At best this is a weird non-sequitur. “These things you are talking about seem important, and by the way grids.” I can’t shake the feeling it’s adjacent to tone-policing. “I don’t like the way you’re visually designing your arguments.” It’s an attempt to appropriate. “Grids are part of these conversations, and so grids are even more important.” It’s a name drop. “How about race and gender, right?”
It’s the thing that happens when someone wants to appear as though they’re helping by doing the same thing they’re already doing.
Let’s make this concrete. Here are some things trans people are asking for: access to health care, access to identity documents with the right names and gender markers, housing and job protections, and the ability to exist in society without harassment or discrimination.
Here is what trans people are not asking for: a subversive fucking typographic treatment.
TRANS PEOPLE: There are over 100 anti-trans bills being considered in 33 U.S. states. Please stop using us as a wedge issue. Please contact your state representatives. Please support and donate to groups fighting these laws. Please help us.

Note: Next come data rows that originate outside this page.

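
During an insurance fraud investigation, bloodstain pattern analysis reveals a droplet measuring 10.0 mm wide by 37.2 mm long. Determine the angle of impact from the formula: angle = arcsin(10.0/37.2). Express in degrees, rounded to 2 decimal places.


Blood spatter impact angle calculation:
width / length = 10.0 / 37.2 = 0.268817
angle = arcsin(0.268817)
angle = 15.59 degrees

15.59


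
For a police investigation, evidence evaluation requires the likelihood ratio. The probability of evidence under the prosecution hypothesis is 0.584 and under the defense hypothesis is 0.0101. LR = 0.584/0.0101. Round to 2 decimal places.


Likelihood ratio calculation:
LR = P(E|Hp) / P(E|Hd)
LR = 0.584 / 0.0101
LR = 57.82

57.82


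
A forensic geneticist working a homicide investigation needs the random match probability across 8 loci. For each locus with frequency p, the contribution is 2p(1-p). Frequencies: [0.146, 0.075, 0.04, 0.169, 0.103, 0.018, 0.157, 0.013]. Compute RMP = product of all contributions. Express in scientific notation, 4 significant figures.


Computing RMP for 8 loci:
Locus 1: 2 * 0.146 * 0.854 = 0.249368
Locus 2: 2 * 0.075 * 0.925 = 0.13875
Locus 3: 2 * 0.04 * 0.96 = 0.0768
Locus 4: 2 * 0.169 * 0.831 = 0.280878
Locus 5: 2 * 0.103 * 0.897 = 0.184782
Locus 6: 2 * 0.018 * 0.982 = 0.035352
Locus 7: 2 * 0.157 * 0.843 = 0.264702
Locus 8: 2 * 0.013 * 0.987 = 0.025662
RMP = 3.312e-08

3.312e-08


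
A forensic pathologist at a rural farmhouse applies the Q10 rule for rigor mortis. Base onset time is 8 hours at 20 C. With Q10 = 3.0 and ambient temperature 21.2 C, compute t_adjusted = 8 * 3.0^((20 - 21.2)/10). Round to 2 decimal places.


Rigor mortis time adjustment:
Exponent = (T_ref - T_actual) / 10 = (20 - 21.2) / 10 = -0.12
Q10 factor = 3.0^-0.12 = 0.87649
t_adjusted = 8 * 0.87649 = 7.01 hours

7.01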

GRAPHIC DESIGNERS: Have you considered letter-spacing lowercased text?
I am pretty mad at this! The stakes are not aesthetics, they are people’s lives and well-being! The hegemony is not rational geometry, it’s the patriarchy, white supremacism, imperialism, and capitalism. Design is an important tool, but you can make something that is exclusive or harmful, that reinforces structural inequality in any aesthetic. Racism and sexism persist through and despite art and design movements. These “mundane conversations” about layout are treated as secondary because they are.
You can write a book about form, and a specific form at that, but doing so is not praxis, it is not part of the work that needs to be done, it is not addressing issues of gender, of race, of social justice. That wasn’t true in the past, and it’s not true now.